There are other blood group systems too, they keep finding more. Most don't cause problems, but can be used, used to be used, to identify people in criminal cases as well as other differential measures. Back in my uni days we were able to test ourselves for some of these other, lesser-known blood groups. I think for organ transplants they do deeper grouping for compatibility matching. I remember the world's second heart transplant patient, and the first to survive to leave hospital, was Philip Blaiberg (South Africa - a Christiaan Barnard patient). He was reported to have done so well because his door heart was such a brilliant match. Interesting for a country at the time deeply immersed in apartheid, Blaiberg was a white dentist and his donor was a black man who died of an aneurysm on a day at the beach. Apartheid was not an issue in medicine; only in politics. Philip Blaiberg wrote a book (I read the Readers Digest version) in which he described how it felt to be the first man in the world to hold his own heart in a jar, in his hands. The first transplant patient, Louis Washkansky, had not lived long enough or well enough after his surgery to be able to do this.

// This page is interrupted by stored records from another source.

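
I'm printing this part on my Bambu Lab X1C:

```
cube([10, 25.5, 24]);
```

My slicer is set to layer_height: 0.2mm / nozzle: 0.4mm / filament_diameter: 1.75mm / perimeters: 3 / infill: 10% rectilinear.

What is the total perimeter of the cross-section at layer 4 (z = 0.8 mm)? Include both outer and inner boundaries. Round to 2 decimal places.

71.00 mm

At z = 0.8 mm: the cube (footprint 10×25.5) is included at this height (perimeter 71.00 mm). Overall, the cross-section is a single solid region. Total boundary length (outer) = 71.00 mm.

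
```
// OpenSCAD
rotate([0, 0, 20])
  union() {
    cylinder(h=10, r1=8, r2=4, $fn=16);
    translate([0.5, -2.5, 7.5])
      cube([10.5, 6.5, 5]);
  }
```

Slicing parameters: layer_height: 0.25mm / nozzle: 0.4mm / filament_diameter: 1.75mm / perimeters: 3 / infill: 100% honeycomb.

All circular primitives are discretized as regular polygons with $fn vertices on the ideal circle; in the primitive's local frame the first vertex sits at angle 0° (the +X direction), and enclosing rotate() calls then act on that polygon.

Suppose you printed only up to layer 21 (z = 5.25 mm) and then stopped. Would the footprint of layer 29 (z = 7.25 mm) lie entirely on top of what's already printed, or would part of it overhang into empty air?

entirely on top

Compare the two slices. At z = 5.25: the cone: at t=0.525 of its height the radius interpolates to r₁+(r₂−r₁)t = 5.900, giving a regular 16-gon of that circumradius (area = (16/2)·5.900²·sin(360°/16) = 106.57 mm²); the cube at (0.5, -2.5) does not reach this height (z outside [7.5, 12.5]); Merging all regions: only the cone is present, so the union is just that shape — area = 106.57 mm²; (whole slice rotated 20° about Z — lengths, areas and connectivity unchanged). At z = 7.25: the cone (r1=8→r2=4) has section circumradius 5.100 here — a regular 16-gon (area = (16/2)·5.100²·sin(360°/16) = 79.63 mm²); the cube at (0.5, -2.5) is absent (z outside [7.5, 12.5]); Combining (union): only the cone is present, so the union is just that shape — area = 79.63 mm²; (whole slice rotated 20° about Z — lengths, areas and connectivity unchanged). Checking containment: the cross-section at z = 7.25 is a subset of the cross-section at z = 5.25.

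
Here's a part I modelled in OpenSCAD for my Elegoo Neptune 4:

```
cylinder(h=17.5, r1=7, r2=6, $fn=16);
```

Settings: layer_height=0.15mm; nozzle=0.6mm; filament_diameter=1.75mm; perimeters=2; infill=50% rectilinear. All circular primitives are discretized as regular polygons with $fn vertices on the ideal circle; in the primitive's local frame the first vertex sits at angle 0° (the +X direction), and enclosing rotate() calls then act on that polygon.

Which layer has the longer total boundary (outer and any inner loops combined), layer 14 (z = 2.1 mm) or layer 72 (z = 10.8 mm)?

layer 14 (z = 2.1 mm)

Layer 14 (z = 2.1): the cone (r1=7→r2=6) has section circumradius 6.880 here — a regular 16-gon (perimeter = 2·16·6.880·sin(180°/16) = 42.95 mm). So its perimeter = 42.95 mm. Layer 72 (z = 10.8): the cone contributes a regular 16-gon of circumradius 6.383 (interpolated between r1=7 and r2=6 at t=0.617) (perimeter = 2·16·6.383·sin(180°/16) = 39.85 mm). So its perimeter = 39.85 mm. Layer 14 is larger (42.95 vs 39.85 mm).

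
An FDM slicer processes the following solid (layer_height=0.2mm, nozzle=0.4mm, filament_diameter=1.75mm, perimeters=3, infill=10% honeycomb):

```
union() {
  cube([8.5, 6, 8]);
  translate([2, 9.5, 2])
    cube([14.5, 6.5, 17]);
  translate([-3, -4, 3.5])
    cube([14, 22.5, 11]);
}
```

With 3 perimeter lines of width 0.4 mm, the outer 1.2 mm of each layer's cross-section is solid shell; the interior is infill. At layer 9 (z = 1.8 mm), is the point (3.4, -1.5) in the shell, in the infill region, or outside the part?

outside

At z = 1.8 mm: the cube (footprint 8.5×6) is included at this height; the cube at (2, 9.5) is not intersected at this z (z outside [2, 19]); the cube at (-3, -4) does not reach this height (z outside [3.5, 14.5]); Combining (union): only the 8.5×6 cube is present, so the union is just that shape — 1 connected region. Overall, the cross-section is a single solid region. The nearest boundary edge runs (0.00, 0.00)→(8.50, 0.00); distance from the point to it = 1.50 mm. The point is not inside any of the regions above, so it lies outside the cross-section (1.50 mm from the nearest boundary).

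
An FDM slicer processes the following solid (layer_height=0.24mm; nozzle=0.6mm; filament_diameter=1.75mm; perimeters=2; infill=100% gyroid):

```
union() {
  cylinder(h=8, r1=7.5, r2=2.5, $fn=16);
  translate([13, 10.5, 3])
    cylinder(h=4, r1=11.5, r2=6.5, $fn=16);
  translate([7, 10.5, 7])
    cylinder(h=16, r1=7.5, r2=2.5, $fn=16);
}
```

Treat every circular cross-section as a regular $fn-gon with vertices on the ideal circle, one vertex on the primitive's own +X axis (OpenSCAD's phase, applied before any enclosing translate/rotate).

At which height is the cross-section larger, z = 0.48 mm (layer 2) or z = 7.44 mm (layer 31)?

Layer 2 (z = 0.48): the cone: at t=0.060 of its height the radius interpolates to r₁+(r₂−r₁)t = 7.200, giving a regular 16-gon of that circumradius (area = (16/2)·7.200²·sin(360°/16) = 158.71 mm²); the cone at (13, 10.5) is absent (z outside [3, 7]); the cone at (7, 10.5) does not reach this height (z outside [7, 23]); Merging all regions: only the cone is present, so the union is just that shape — area = 158.71 mm². So its area = 158.71 mm². Layer 31 (z = 7.44): the cone contributes a regular 16-gon of circumradius 2.850 (interpolated between r1=7.5 and r2=2.5 at t=0.930) (area = (16/2)·2.850²·sin(360°/16) = 24.87 mm²); the cone at (13, 10.5) is absent (z outside [3, 7]); the cone at (7, 10.5): at t=0.028 of its height the radius interpolates to r₁+(r₂−r₁)t = 7.362, giving a regular 16-gon of that circumradius (area = (16/2)·7.362²·sin(360°/16) = 165.95 mm²); Taking the union: the 2 present regions are separate (no shared area or edge), so areas and boundary lengths simply add and each stays a separate island — area = 190.82 mm². So its area = 190.82 mm². Layer 31 is larger (190.82 vs 158.71 mm²).

layer 31 (z = 7.44 mm)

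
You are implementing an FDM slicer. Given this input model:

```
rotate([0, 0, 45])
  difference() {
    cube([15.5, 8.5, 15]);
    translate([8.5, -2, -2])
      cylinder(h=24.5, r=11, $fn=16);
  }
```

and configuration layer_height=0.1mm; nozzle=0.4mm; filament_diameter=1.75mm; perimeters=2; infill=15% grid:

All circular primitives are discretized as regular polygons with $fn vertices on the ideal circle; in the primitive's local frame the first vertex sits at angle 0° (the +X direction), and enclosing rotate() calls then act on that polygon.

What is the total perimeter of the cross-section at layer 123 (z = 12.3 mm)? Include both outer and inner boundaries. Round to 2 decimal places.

At z = 12.3 mm: the 15.5×8.5 cube contributes its full rectangle (perimeter 48.00 mm); the r=11 cylinder at (8.5, -2) contributes a regular 16-gon of circumradius 11 (perimeter = 2·16·11.000·sin(180°/16) = 68.67 mm); Subtracting the remaining from the first: starting from the 15.5×8.5 cube, the r=11 cylinder at (8.5, -2) partially overlaps it — only the 119.82 mm² overlap (of its 370.44 mm²) is removed, clipping the outline — boundary = 28.88 mm; (whole slice rotated 45° about Z — lengths, areas and connectivity unchanged). Overall, the cross-section has 2 separate islands. Total boundary length (outer) = 28.88 mm.

28.88 mm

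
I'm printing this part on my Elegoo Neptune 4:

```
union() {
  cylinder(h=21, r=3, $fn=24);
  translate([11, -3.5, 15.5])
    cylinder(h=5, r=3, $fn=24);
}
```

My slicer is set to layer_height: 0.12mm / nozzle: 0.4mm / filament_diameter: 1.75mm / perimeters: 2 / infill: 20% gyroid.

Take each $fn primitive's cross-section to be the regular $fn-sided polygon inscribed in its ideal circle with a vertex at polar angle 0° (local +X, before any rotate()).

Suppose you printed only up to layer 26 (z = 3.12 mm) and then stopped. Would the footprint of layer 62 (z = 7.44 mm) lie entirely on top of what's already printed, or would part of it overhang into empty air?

entirely on top

Compare the two slices. At z = 3.12: the r=3 cylinder gives a regular 24-gon of circumradius 3 (constant along its height) (area = (24/2)·3.000²·sin(360°/24) = 27.95 mm²); the cylinder at (11, -3.5) is absent (z outside [15.5, 20.5]); Combining (union): only the r=3 cylinder is present, so the union is just that shape — area = 27.95 mm². At z = 7.44: the r=3 cylinder contributes a regular 24-gon of circumradius 3 (area = (24/2)·3.000²·sin(360°/24) = 27.95 mm²); the cylinder at (11, -3.5) is not intersected at this z (z outside [15.5, 20.5]); Combining (union): only the r=3 cylinder is present, so the union is just that shape — area = 27.95 mm². Checking containment: the cross-section at z = 7.44 is a subset of the cross-section at z = 3.12.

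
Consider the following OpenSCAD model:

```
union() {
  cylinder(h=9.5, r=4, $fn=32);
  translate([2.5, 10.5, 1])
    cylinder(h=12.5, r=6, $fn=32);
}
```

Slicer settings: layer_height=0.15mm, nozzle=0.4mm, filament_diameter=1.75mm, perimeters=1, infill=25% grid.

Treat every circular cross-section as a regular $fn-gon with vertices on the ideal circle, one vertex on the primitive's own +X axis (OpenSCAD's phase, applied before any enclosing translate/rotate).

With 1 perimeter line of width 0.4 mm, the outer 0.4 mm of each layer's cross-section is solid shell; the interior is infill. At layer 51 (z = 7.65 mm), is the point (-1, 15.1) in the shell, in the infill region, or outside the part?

At z = 7.65 mm: the r=4 cylinder gives a regular 32-gon of circumradius 4 (constant along its height); the r=6 cylinder at (2.5, 10.5) contributes a regular 32-gon of circumradius 6; Merging all regions: the 2 present regions are separate (no shared area or edge), so areas and boundary lengths simply add and each stays a separate island — 2 connected regions. Overall, the cross-section has 2 separate islands. The nearest boundary edge runs (-1.74, 14.74)→(-0.83, 15.49); distance from the point to it = 0.19 mm. (Shell/infill is judged within the island containing the point — the largest one.) The point is inside the cross-section, 0.19 mm from the nearest boundary — within the 0.4 mm shell band (1 × 0.4).

shell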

Sometimes I'm amazed at the information I find buried in my skull...

Marg
 

Star*

call 911........call 911
Marg - that was fascinating! Thank you for sharing.

I am O positive, and I believe I was told I had gestational Rh- and I have Thalassemia trait, Raynauds, vasculitis, and a few other things. I have very low iron count constantly on a scale of 1-7 without supplements. I usually test at a 3. Plus I am pre-diabetic. After they took my blood? The doctor just came in and said "You are quite an enigma." I don't think he meant it as a compliment as much as he meant it as was a pain. And NOW I find out I've got monkey blood! Well that all makes PERFECT sense now! lol
 

Marguerite

Active Member
Star, since we are all primates, I guess it IS technically true to say we have monkey blood! Chimps and humans have a 99% DNA overlap.